How Not to Lose Before Opening Your Mouth in Court

By Deanne Katz, Esq. on October 25, 2012 | Last updated on March 21, 2019

Law students and new associates are heading into new offices for first jobs. Most of those positions involve at least some courtroom appearances which means it's time to brush up on etiquette.

Laugh all you want but knowing how to act in the courtroom is important not least of all because law is full of repeat players. Get on the bad side of a local judge and your career will feel much longer than you want.

Whether you're a green attorney or have thirty years of courtroom experience it's never a bad time to remind yourself of courtroom etiquette to set yourself up for success.

  • Dress to impress the judge. If the judge finds your outfit offensive it can make it that much harder to win your objections and get your point across. If the judge prefers neutral colors or longer skirts, it may be a good idea to hold your nose and acquiesce. Remember that your job is to help your client and that includes working with the judge.

  • Keep it brief. Judges have to listen to a lot so be sure to rein it in whenever possible. Of course you don't want to sell your client short. But you can also lose by being long winded. Say what you need to say but don't keep at it when it's clear you've gotten the point across.

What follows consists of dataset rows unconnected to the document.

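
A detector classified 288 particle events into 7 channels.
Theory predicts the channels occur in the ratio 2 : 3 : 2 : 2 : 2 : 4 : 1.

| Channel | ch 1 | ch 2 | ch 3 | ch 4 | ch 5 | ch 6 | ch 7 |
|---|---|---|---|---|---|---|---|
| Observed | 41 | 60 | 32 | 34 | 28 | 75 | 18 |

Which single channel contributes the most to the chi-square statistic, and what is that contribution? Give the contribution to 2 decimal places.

Ratio total = 16. Expected counts: 288×2/16 = 36, 288×3/16 = 54, 288×2/16 = 36, 288×2/16 = 36, 288×2/16 = 36, 288×4/16 = 72, 288×1/16 = 18.
χ² = (41−36)²/36 + (60−54)²/54 + (32−36)²/36 + (34−36)²/36 + (28−36)²/36 + (75−72)²/72 + (18−18)²/18
   = 0.694 + 0.667 + 0.444 + 0.111 + 1.778 + 0.125 + 0.000
The largest term is for ch 5: 1.78.

ch 5, 1.78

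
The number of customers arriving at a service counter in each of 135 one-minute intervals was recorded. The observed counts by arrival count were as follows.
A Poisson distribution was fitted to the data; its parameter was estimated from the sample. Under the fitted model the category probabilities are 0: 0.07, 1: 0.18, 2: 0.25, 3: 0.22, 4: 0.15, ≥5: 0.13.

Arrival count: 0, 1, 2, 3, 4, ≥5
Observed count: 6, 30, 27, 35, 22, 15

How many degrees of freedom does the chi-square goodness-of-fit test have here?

4

There are k = 6 categories and 1 parameter estimated from the data, so df = 6 − 1 − 1 = 4.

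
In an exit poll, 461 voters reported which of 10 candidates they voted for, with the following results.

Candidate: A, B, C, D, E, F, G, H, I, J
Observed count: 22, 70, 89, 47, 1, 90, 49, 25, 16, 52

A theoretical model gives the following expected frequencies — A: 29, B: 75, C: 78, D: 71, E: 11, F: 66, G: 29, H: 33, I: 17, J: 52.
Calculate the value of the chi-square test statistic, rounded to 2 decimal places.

χ² = (22−29)²/29 + (70−75)²/75 + (89−78)²/78 + (47−71)²/71 + (1−11)²/11 + (90−66)²/66 + (49−29)²/29 + (25−33)²/33 + (16−17)²/17 + (52−52)²/52
   = 1.690 + 0.333 + 1.551 + 8.113 + 9.091 + 8.727 + 13.793 + 1.939 + 0.059 + 0.000
Sum = 45.30

45.30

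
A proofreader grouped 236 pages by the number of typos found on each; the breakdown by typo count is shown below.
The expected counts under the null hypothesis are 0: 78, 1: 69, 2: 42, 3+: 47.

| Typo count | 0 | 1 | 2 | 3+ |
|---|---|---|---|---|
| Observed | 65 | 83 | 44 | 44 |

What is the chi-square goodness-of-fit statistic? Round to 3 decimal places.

5.294

0: (65 − 78)²/78 = 169/78 = 2.1667
1: (83 − 69)²/69 = 196/69 = 2.8406
2: (44 − 42)²/42 = 4/42 = 0.0952
3+: (44 − 47)²/47 = 9/47 = 0.1915
Sum = 5.294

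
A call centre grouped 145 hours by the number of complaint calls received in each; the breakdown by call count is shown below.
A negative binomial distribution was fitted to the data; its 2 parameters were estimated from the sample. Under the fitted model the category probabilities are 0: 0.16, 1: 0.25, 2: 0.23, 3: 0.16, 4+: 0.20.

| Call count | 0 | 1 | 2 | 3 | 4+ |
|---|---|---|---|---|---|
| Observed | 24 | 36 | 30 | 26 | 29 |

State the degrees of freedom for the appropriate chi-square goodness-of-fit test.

2

There are k = 5 categories and 2 parameters estimated from the data, so df = 5 − 1 − 2 = 2.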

  • Don't make excuses. No one really wants to hear why your brief is late or your documents aren't in order. If something comes up that will significantly affect your case, tell the judge before the hearing. In the courtroom just apologize and move on.

  • No interruptions please. Cell phone noise in a hearing is not a good idea and if it happens more than once you could have a problem on your hands. Get in the habit of putting your phone on silent before you enter the courtroom so that you won't be 'that guy.'

  • Be polite to everyone. It can be tempting to take opposing counsel's arguments personally or fight with the judge over a ruling. But law is a repetitive practice and you will likely see those people many times in your career. Building good relationships with colleagues doesn't just mean the attorneys in your office. Extend that courtesy to the people you interact with in court.

Courtroom etiquette may sound stuffy but the purpose is to let your skill as an attorney shine. Set yourself up for success so that you won't fall down on the job.